University isn’t for everyone: how to help your students write killer CVs
4th November 2016
University isn’t for everyone: Degree Apprenticeships, School Leaver Programmes, and how to help your students write killer CVs. Our Founder and Director, Alex, gives his thoughts on how to help your students get to their next step.
I’ve worked in schools since 2005, and I think that supporting students to choose their best next step after school has never been harder.
In 2010 the introduction of £9,000 per year tuition fees turned undergraduates into consumers, querying degree courses’ value for money. Since the fee increase hundreds of degree programmes have been discontinued because they have failed to ‘sell’. And university admissions staff have become salespeople, offering the best potential students perks like laptops.
In recent years there has also been a steady stream of statements from employer associations (such as the CBI) saying that they find that – despite the debt they have incurred – many graduates arrive in their first jobs unready for work. Doubts about the usefulness of undergraduate study have seeped into students’ and parents’ minds.
"Doubts about the usefulness of undergraduate study have seeped into students’ and parents’ minds."
Further complicating matters, successive governments have tried to shift the UK’s education and training system away from its focus on university, and towards apprenticeships. Since 2005 there’s been extensive government tinkering with the apprenticeships system: new apprenticeship Frameworks which aim to standardize what it means to take an apprenticeship in any sector at any particular level, as well as new types of apprenticeship – for example Higher Apprenticeships and in the last few months Degree Apprenticeships. There have been expensive national marketing campaigns. And now there is even a tax – the new Apprenticeship Levy requires all employers with a pay bill over £3 million each year to make an investment in apprenticeships.
However many schools have been poorly placed to help their students weigh up all their options. In 2010 the government discontinued the national careers service Connexions, putting the responsibility for careers guidance directly onto schools. One problem with teachers taking the lead on careers guidance is that every teacher in the UK is a university graduate – and people tend to recommend what they know. In many schools with sixth forms responsibility for advising Year 11 students who are unlikely to progress into the school sixth form rests with a part time independent careers adviser with very limited budget or clout. Meanwhile the rest of the school’s advising resources – principally delivered by classroom teachers – are focused on helping the roughly 50% of students who will eventually progress into university.
"One problem with teachers taking the lead on careers guidance is that every teacher in the UK is a university graduate – and people tend to recommend what they know."
Unifrog started in March 2013 with a university choosing tool. A year later we decided to build a similar tool for finding and applying for apprenticeships. I remember some teacher friends telling me this was a strange idea – which schools would be interested in it? However we have noticed a steady shift in attitude. Part of the reason for this is that the government’s core instruction on careers guidance states that schools should provide guidance on students’ ‘full range of options’. In addition more recently the government has made Key Stage 5 destinations data a headline measure for judging each school’s effectiveness (meaning destinations data features in the report card on each UK state school on the Department of Education’s website) – and the destinations data includes the percentage of students progressing to non-university routes.

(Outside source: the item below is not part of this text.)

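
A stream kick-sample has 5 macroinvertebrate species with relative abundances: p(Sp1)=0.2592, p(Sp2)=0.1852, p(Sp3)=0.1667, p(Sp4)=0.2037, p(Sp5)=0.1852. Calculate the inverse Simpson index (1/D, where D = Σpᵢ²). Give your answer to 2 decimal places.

D = 0.2592² + 0.1852² + 0.1667² + 0.2037² + 0.1852² = 0.067185 + 0.034299 + 0.027789 + 0.041494 + 0.034299 = 0.205065 (working shown to 6 dp, full precision carried).
So 1/D = 4.8765, i.e. 4.88 to 2 decimal places.

4.88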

One of the biggest challenges when it comes to advising students about non-university options is that there isn’t a ‘UCAS’ for these opportunities. Most apprenticeships are on the .Gov website – but this is hard to use, and it’s not comprehensive – it doesn’t include prestigious School Leaver Programmes such as KPMG’s or PwC’s programmes aimed at school leavers with outstanding academic ability. So our first task was to build a comprehensive database – and we did this by taking a live feed of the government database, and then building relationships with the UK’s major recruiters – in effect we have become a UCAS for non-university routes.
"Our approach is that every student – even those considering applying for Medicine at Cambridge – should also search for apprenticeships, record their competencies, and write a CV."
A further challenge is that it’s hard for teachers to support students to be successful in applying for apprenticeships when they have their hands full dealing with university applications. So in Unifrog we have built two additional tools – something we call the Competencies Store – which allows students to record when they’ve demonstrated skills that employers value such as initiative and independence – and a very intuitive CV building tool.
Our approach is that every student – even those considering applying for Medicine at Cambridge – should also search for apprenticeships, record their competencies, and write a CV. This is firstly because they might surprise themselves in finding an even better opportunity, and also because going through these steps is useful even for their academic career. The skills prized by employers are also ones that students should shout about on their Personal Statements. And the premise of our CV tool is that – just like a good Personal Statement – it should be aimed squarely at the particular opportunity that it is being used to apply for. We’ve worked hard to make it easy for students to tweak their CV each time they apply for a new opportunity.
"...more than 90% of our partner schools have subscribed to both our university and apprenticeship tools."
I’m delighted that despite out initial doubts, more than 90% of our partner schools have subscribed to both our university and apprenticeship tools. I think that advising students is tougher than ever, but the myriad of opportunities is of course also exciting.